La Voz de Galicia

En tiempos de abundancia se disimula fácilmente la falta de coraje, de ideas grandes, de magnanimidad. Pero en los de escasez, no hay como tapar debilidad tan vergonzosa. Cuando las cosas van bien casi solas, se puede sonreír sin otro fundamento que ese, el que las cosas van bien: la barriga llena, los caprichos cumplidos, los riesgos cubiertos (o eso parecía), la posibilidad de demandar al ayuntamiento porque el niño se había roto una pierna en el botellón (porque el ayuntamiento no cuida como es debido de los niños borrachos) o la exigencia de un autobús para que vuelvan vivos de las juergas nocturnas y, en fin, mucho tiempo libre para discutir, para enzarzarnos en debates que, en tiempos de crisis, parecen vulgares, producen la sensación de gente tediosa que ha estado perdiendo el tiempo.
Pero el coraje, aquel que echaba tanto de menos Soljenitsin en Occidente («“El mundo occidental ha perdido su coraje civil, tanto en conjunto como individualmente: en cada país, en cada gobierno, en cada partido político y, por supuesto, en la ONU”), ese coraje no viene de la nada, sino de un conjunto de virtudes personales (la sobriedad, entre ellas), que se hacen sociales a base de que los individuos las vivan.
La crisis, que será honda y mucho más en nuestro país, puede leerse también como una oportunidad: la de recuperar el coraje, la de hacernos más fuertes.
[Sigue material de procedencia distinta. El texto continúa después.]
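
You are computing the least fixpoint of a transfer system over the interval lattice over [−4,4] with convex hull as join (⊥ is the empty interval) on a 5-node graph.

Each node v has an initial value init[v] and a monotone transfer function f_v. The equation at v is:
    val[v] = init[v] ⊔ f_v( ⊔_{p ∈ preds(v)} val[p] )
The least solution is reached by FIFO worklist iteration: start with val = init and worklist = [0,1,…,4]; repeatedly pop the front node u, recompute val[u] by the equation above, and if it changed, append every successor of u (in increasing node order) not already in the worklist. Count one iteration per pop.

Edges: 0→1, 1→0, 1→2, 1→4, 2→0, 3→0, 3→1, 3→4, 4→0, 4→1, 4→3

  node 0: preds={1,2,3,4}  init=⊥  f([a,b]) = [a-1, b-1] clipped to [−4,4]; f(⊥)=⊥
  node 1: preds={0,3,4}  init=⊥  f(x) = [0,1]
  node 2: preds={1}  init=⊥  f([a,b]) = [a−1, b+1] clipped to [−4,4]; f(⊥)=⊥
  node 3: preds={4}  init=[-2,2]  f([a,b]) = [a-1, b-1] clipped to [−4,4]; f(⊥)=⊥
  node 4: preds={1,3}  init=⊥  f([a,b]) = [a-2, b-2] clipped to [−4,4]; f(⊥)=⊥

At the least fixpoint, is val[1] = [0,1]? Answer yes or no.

Worklist (11 pops):
  #1 pop 0: in=[-2,2] → [-3,1] (was ⊥); enqueue []
  #2 pop 1: in=[-3,2] → [0,1] (was ⊥); enqueue [0]
  #3 pop 2: in=[0,1] → [-1,2] (was ⊥); enqueue []
  #4 pop 3: in=⊥ → [-2,2] (no change)
  #5 pop 4: in=[-2,2] → [-4,0] (was ⊥); enqueue [1,3]
  #6 pop 0: in=[-4,2] → [-4,1] (was [-3,1]); enqueue []
  #7 pop 1: in=[-4,2] → [0,1] (no change)
  #8 pop 3: in=[-4,0] → [-4,2] (was [-2,2]); enqueue [0,1,4]
  #9 pop 0: in=[-4,2] → [-4,1] (no change)
  #10 pop 1: in=[-4,2] → [0,1] (no change)
  #11 pop 4: in=[-4,2] → [-4,0] (no change)

Fixpoint:
  val[0] = [-4,1]
  val[1] = [0,1]
  val[2] = [-1,2]
  val[3] = [-4,2]
  val[4] = [-4,0]

yes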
Una cura de adelgazamiento sin balneario, que empiece por la solidaridad con los que van cayendo a nuestra vera: en el paro, en el hambre, en la miseria o en la desesperación. Sin mirar para otra parte. O tendremos una crisis mucho peor, más larga y dolorosa, con una inseguridad que saltará de los pechos angustiados a las calles.
Pero, como escribía Habermas, «¿Quién se atreve hoy a decir a la sociedad lo que le falta y que, siéndole desconocido, le es esencial?»